How is Awe Kualawaache Staffed?

CMS rates AWE KUALAWAACHE CARE CENTER's staffing level at 2 out of 5 stars, which is below average compared to other nursing homes. Staff turnover is 74%, which is 27 percentage points above the Montana average of 46%. High turnover can affect care consistency as new staff learn residents' individual needs. RN turnover specifically is 73%, which is notably high. RNs provide skilled clinical oversight, so turnover in this role can affect medical care quality.

What Have Inspectors Found at Awe Kualawaache?

State health inspectors documented 19 deficiencies at AWE KUALAWAACHE CARE CENTER during 2023 to 2025. These included: 18 with potential for harm and 1 minor or isolated issues.

Who Owns and Operates Awe Kualawaache?

AWE KUALAWAACHE CARE CENTER is owned by a non-profit organization. Non-profit facilities reinvest revenue into operations rather than distributing to shareholders. The facility operates independently rather than as part of a larger chain.
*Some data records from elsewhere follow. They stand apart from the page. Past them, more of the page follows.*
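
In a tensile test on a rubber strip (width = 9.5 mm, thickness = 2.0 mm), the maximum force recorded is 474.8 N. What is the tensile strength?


Area = width * thickness = 9.5 * 2.0 = 19.0 mm^2
TS = force / area = 474.8 / 19.0 = 24.99 MPa

24.99 MPa


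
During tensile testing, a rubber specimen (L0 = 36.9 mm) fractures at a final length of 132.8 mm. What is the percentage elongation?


Elongation = (Lf - L0) / L0 * 100
= (132.8 - 36.9) / 36.9 * 100
= 95.9 / 36.9 * 100
= 259.9%

259.9%


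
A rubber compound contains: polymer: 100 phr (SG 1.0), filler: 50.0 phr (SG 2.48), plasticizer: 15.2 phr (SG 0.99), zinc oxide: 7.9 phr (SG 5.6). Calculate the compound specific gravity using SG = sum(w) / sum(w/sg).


Sum of weights = 173.1
Volume contributions:
  polymer: 100/1.0 = 100.0000
  filler: 50.0/2.48 = 20.1613
  plasticizer: 15.2/0.99 = 15.3535
  zinc oxide: 7.9/5.6 = 1.4107
Sum of volumes = 136.9255
SG = 173.1 / 136.9255 = 1.264

SG = 1.264


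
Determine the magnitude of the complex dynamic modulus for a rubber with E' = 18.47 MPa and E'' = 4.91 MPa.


|E*| = sqrt(E'^2 + E''^2)
= sqrt(18.47^2 + 4.91^2)
= sqrt(341.1409 + 24.1081)
= 19.111 MPa

19.111 MPa


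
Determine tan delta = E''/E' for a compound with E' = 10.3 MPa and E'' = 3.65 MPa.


tan delta = E'' / E'
= 3.65 / 10.3
= 0.3544

tan delta = 0.3544


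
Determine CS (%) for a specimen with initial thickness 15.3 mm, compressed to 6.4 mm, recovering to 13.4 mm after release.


CS = (t0 - recovered) / (t0 - ts) * 100
= (15.3 - 13.4) / (15.3 - 6.4) * 100
= 1.9 / 8.9 * 100
= 21.3%

21.3%


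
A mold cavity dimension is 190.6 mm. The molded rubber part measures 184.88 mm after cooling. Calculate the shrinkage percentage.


Shrinkage = (mold - part) / mold * 100
= (190.6 - 184.88) / 190.6 * 100
= 5.72 / 190.6 * 100
= 3.0%

3.0%


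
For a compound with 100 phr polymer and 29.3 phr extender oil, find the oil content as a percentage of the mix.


Oil % = oil / (100 + oil) * 100
= 29.3 / (100 + 29.3) * 100
= 29.3 / 129.3 * 100
= 22.66%

22.66%


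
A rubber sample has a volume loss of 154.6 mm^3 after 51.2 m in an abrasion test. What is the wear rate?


Rate = volume_loss / distance
= 154.6 / 51.2
= 3.02 mm^3/m

3.02 mm^3/m


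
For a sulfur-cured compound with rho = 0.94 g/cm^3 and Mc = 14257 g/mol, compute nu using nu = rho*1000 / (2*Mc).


nu = rho * 1000 / (2 * Mc)
nu = 0.94 * 1000 / (2 * 14257)
nu = 940.0 / 28514
nu = 0.0330 mol/L

0.0330 mol/L


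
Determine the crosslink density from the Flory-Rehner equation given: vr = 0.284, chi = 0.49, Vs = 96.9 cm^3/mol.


ln(1 - vr) = ln(1 - 0.284) = -0.3341
Numerator = -((-0.3341) + 0.284 + 0.49 * 0.284^2) = 0.0106
Denominator = 96.9 * (0.284^(1/3) - 0.284/2) = 49.9339
nu = 0.0106 / 49.9339 = 2.1135e-04 mol/cm^3

2.1135e-04 mol/cm^3


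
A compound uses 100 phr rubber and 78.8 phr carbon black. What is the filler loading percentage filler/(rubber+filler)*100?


Filler % = filler / (rubber + filler) * 100
= 78.8 / (100 + 78.8) * 100
= 78.8 / 178.8 * 100
= 44.07%

44.07%


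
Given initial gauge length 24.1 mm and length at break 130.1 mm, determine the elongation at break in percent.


Elongation = (Lf - L0) / L0 * 100
= (130.1 - 24.1) / 24.1 * 100
= 106.0 / 24.1 * 100
= 439.8%

439.8%


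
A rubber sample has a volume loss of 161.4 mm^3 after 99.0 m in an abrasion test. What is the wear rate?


Rate = volume_loss / distance
= 161.4 / 99.0
= 1.63 mm^3/m

1.63 mm^3/m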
With 40 certified beds and approximately 26 residents (about 65% occupancy), it is a smaller facility located in CROW AGENCY, Montana.
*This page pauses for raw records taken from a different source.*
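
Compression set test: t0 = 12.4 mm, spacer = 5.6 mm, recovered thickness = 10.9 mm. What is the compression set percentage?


CS = (t0 - recovered) / (t0 - ts) * 100
= (12.4 - 10.9) / (12.4 - 5.6) * 100
= 1.5 / 6.8 * 100
= 22.1%

22.1%


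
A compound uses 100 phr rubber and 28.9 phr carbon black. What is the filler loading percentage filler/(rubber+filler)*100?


Filler % = filler / (rubber + filler) * 100
= 28.9 / (100 + 28.9) * 100
= 28.9 / 128.9 * 100
= 22.42%

22.42%


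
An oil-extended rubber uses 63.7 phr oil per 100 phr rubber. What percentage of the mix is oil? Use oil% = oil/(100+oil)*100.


Oil % = oil / (100 + oil) * 100
= 63.7 / (100 + 63.7) * 100
= 63.7 / 163.7 * 100
= 38.91%

38.91%


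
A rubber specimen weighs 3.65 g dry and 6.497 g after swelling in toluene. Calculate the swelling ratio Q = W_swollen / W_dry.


Q = W_swollen / W_dry
Q = 6.497 / 3.65
Q = 1.78

Q = 1.78


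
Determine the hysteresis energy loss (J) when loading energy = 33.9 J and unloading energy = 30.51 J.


Hysteresis loss = loading - unloading
= 33.9 - 30.51
= 3.39 J

3.39 J


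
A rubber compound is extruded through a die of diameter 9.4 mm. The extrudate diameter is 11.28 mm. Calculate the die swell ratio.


Die swell ratio = D_extrudate / D_die
= 11.28 / 9.4
= 1.2

Die swell = 1.2


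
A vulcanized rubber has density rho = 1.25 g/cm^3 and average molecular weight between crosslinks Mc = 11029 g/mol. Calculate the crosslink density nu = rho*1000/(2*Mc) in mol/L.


nu = rho * 1000 / (2 * Mc)
nu = 1.25 * 1000 / (2 * 11029)
nu = 1250.0 / 22058
nu = 0.0567 mol/L

0.0567 mol/L


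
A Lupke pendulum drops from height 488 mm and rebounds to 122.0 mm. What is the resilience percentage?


Resilience = h_rebound / h_drop * 100
= 122.0 / 488 * 100
= 25.0%

25.0%


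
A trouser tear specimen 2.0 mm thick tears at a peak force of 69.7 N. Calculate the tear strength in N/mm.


Tear strength = force / thickness
= 69.7 / 2.0
= 34.85 N/mm

34.85 N/mm


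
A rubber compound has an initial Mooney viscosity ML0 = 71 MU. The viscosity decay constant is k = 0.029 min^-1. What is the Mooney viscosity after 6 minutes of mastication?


ML = ML0 * exp(-k * t)
ML = 71 * exp(-0.029 * 6)
ML = 71 * 0.8403
ML = 59.66 MU

59.66 MU


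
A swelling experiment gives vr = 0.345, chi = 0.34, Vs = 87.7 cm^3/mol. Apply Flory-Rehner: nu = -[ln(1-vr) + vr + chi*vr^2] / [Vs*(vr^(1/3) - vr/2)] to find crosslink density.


ln(1 - vr) = ln(1 - 0.345) = -0.4231
Numerator = -((-0.4231) + 0.345 + 0.34 * 0.345^2) = 0.0377
Denominator = 87.7 * (0.345^(1/3) - 0.345/2) = 46.3808
nu = 0.0377 / 46.3808 = 8.1179e-04 mol/cm^3

8.1179e-04 mol/cm^3


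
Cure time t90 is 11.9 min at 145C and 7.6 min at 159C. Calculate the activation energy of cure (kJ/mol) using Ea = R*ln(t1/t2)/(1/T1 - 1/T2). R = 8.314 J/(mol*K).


T1 = 418.15 K, T2 = 432.15 K
1/T1 - 1/T2 = 7.7475e-05
ln(t1/t2) = ln(11.9/7.6) = 0.4484
Ea = 8.314 * 0.4484 / 7.7475e-05 = 48117.6789 J/mol
Ea = 48.12 kJ/mol

48.12 kJ/mol


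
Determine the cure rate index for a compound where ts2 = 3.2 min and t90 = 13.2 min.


CRI = 100 / (t90 - ts2)
= 100 / (13.2 - 3.2)
= 100 / 10.0
= 10.0 min^-1

10.0 min^-1


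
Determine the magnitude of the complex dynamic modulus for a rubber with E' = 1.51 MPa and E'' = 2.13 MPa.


|E*| = sqrt(E'^2 + E''^2)
= sqrt(1.51^2 + 2.13^2)
= sqrt(2.2801 + 4.5369)
= 2.611 MPa

2.611 MPa


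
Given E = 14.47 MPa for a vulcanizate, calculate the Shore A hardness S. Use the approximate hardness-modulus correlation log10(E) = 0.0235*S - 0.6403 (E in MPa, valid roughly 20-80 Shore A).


log10(E) = 0.0235*S - 0.6403  =>  S = (log10(E) + 0.6403) / 0.0235
log10(14.47) = 1.160469
S = (1.160469 + 0.6403) / 0.0235 = 1.800769 / 0.0235
S = 76.6

Shore A = 76.6


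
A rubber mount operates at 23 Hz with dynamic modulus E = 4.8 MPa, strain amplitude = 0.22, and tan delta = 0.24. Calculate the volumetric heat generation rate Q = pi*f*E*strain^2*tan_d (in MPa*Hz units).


Q = pi * f * E * strain^2 * tan_d
= pi * 23 * 4.8 * 0.22^2 * 0.24
= pi * 23 * 4.8 * 0.0484 * 0.24
= 4.0288

Q = 4.0288


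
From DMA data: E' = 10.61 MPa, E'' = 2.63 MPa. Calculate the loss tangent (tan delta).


tan delta = E'' / E'
= 2.63 / 10.61
= 0.2479

tan delta = 0.2479


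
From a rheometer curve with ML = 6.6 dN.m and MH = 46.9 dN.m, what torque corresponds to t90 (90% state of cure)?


M90 = ML + 0.9 * (MH - ML)
M90 = 6.6 + 0.9 * (46.9 - 6.6)
M90 = 6.6 + 0.9 * 40.3
M90 = 42.87 dN.m

42.87 dN.m


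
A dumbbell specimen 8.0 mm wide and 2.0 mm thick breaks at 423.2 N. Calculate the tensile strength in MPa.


Area = width * thickness = 8.0 * 2.0 = 16.0 mm^2
TS = force / area = 423.2 / 16.0 = 26.45 MPa

26.45 MPa


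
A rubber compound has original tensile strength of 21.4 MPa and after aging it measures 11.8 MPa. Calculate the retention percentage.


Retention = aged / original * 100
= 11.8 / 21.4 * 100
= 55.1%

55.1%


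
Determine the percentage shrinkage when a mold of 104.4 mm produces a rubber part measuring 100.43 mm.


Shrinkage = (mold - part) / mold * 100
= (104.4 - 100.43) / 104.4 * 100
= 3.97 / 104.4 * 100
= 3.8%

3.8%


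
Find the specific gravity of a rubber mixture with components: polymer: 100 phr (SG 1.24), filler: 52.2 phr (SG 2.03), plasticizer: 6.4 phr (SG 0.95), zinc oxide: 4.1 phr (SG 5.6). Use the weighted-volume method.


Sum of weights = 162.7
Volume contributions:
  polymer: 100/1.24 = 80.6452
  filler: 52.2/2.03 = 25.7143
  plasticizer: 6.4/0.95 = 6.7368
  zinc oxide: 4.1/5.6 = 0.7321
Sum of volumes = 113.8284
SG = 162.7 / 113.8284 = 1.429

SG = 1.429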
How Does Awe Kualawaache Compare to Other Montana Nursing Homes?

Compared to the 100 nursing homes in Montana, AWE KUALAWAACHE CARE CENTER's overall rating (3 stars) is above the state average of 3.0, staff turnover (74%) is significantly higher than the state average of 46%, and health inspection rating (4 stars) is above the national benchmark.

What Should Families Ask When Visiting Awe Kualawaache?
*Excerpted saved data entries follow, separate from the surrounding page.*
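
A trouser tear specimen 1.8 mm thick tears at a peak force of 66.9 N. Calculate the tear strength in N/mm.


Tear strength = force / thickness
= 66.9 / 1.8
= 37.17 N/mm

37.17 N/mm


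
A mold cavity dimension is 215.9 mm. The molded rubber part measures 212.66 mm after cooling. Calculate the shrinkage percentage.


Shrinkage = (mold - part) / mold * 100
= (215.9 - 212.66) / 215.9 * 100
= 3.24 / 215.9 * 100
= 1.5%

1.5%


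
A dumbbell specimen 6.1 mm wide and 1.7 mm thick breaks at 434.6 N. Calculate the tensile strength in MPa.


Area = width * thickness = 6.1 * 1.7 = 10.37 mm^2
TS = force / area = 434.6 / 10.37 = 41.91 MPa

41.91 MPa


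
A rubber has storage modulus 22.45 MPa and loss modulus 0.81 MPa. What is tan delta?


tan delta = E'' / E'
= 0.81 / 22.45
= 0.0361

tan delta = 0.0361


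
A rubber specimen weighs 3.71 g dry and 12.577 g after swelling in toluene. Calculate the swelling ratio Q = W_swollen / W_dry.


Q = W_swollen / W_dry
Q = 12.577 / 3.71
Q = 3.39

Q = 3.39


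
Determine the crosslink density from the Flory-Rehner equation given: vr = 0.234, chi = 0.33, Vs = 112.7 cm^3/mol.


ln(1 - vr) = ln(1 - 0.234) = -0.2666
Numerator = -((-0.2666) + 0.234 + 0.33 * 0.234^2) = 0.0145
Denominator = 112.7 * (0.234^(1/3) - 0.234/2) = 56.2625
nu = 0.0145 / 56.2625 = 2.5778e-04 mol/cm^3

2.5778e-04 mol/cm^3


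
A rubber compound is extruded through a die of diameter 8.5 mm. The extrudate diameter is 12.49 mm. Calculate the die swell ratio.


Die swell ratio = D_extrudate / D_die
= 12.49 / 8.5
= 1.469

Die swell = 1.469


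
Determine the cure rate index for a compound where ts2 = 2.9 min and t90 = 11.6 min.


CRI = 100 / (t90 - ts2)
= 100 / (11.6 - 2.9)
= 100 / 8.7
= 11.49 min^-1

11.49 min^-1


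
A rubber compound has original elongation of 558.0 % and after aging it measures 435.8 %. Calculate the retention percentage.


Retention = aged / original * 100
= 435.8 / 558.0 * 100
= 78.1%

78.1%


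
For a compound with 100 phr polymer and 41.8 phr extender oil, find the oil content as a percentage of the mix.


Oil % = oil / (100 + oil) * 100
= 41.8 / (100 + 41.8) * 100
= 41.8 / 141.8 * 100
= 29.48%

29.48%


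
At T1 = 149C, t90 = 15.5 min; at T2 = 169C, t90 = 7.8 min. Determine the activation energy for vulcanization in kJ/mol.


T1 = 422.15 K, T2 = 442.15 K
1/T1 - 1/T2 = 1.0715e-04
ln(t1/t2) = ln(15.5/7.8) = 0.6867
Ea = 8.314 * 0.6867 / 1.0715e-04 = 53283.6292 J/mol
Ea = 53.28 kJ/mol

53.28 kJ/mol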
Based on this facility's data, families visiting should ask: "How do you ensure continuity of care given staff turnover, and what is your staff retention strategy?" "Can you walk me through typical staffing levels on day, evening, and night shifts?" "Can I visit during a mealtime to observe dining assistance and food quality?" "How do you handle medical emergencies, and what is your hospital transfer rate?" These questions are particularly relevant given the facility's high staff turnover rate and the below-average staffing rating.

Is Awe Kualawaache Safe?

Based on CMS inspection data, AWE KUALAWAACHE CARE CENTER has a clean safety record: no substantiated abuse findings (meaning no confirmed cases of resident harm), no Immediate Jeopardy citations (the most serious violation level indicating risk of serious injury or death), and is not on the Special Focus Facility watch list (a federal program monitoring the lowest-performing 1% of nursing homes). The facility has a 3-star overall rating and ranks #1 of 100 nursing homes in Montana. While no facility is perfect, families should still ask about staff-to-resident ratios and recent inspection results during their visit.

Do Nurses at Awe Kualawaache Stick Around?

Staff turnover at AWE KUALAWAACHE CARE CENTER is high. At 74%, the facility is 27 percentage points above the Montana average of 46%. Registered Nurse turnover is particularly concerning at 73%. RNs handle complex medical decisions and coordinate care — frequent RN changes can directly impact care quality. High turnover means new staff may not know residents' individual needs, medications, or preferences. It can also be disorienting for residents, especially those with dementia who rely on familiar faces. Families should ask: What is causing the turnover? What retention programs are in place? How do you ensure care continuity during staff transitions?

Was Awe Kualawaache Ever Fined?

AWE KUALAWAACHE CARE CENTER has no federal fines on record. CMS issues fines when nursing homes fail to meet care standards or don't correct problems found during inspections. The absence of fines suggests the facility has either maintained compliance or corrected any issues before penalties were assessed. This is a positive indicator, though families should still review recent inspection reports for the full picture.

Is Awe Kualawaache on Any Federal Watch List?

AWE KUALAWAACHE CARE CENTER is not on any federal watch list. The most significant is the Special Focus Facility (SFF) program, which identifies the bottom 1% of nursing homes nationally based on persistent, serious quality problems. Not being on this list means the facility has avoided the pattern of deficiencies that triggers enhanced federal oversight. This is a positive indicator, though families should still review the facility's inspection history directly.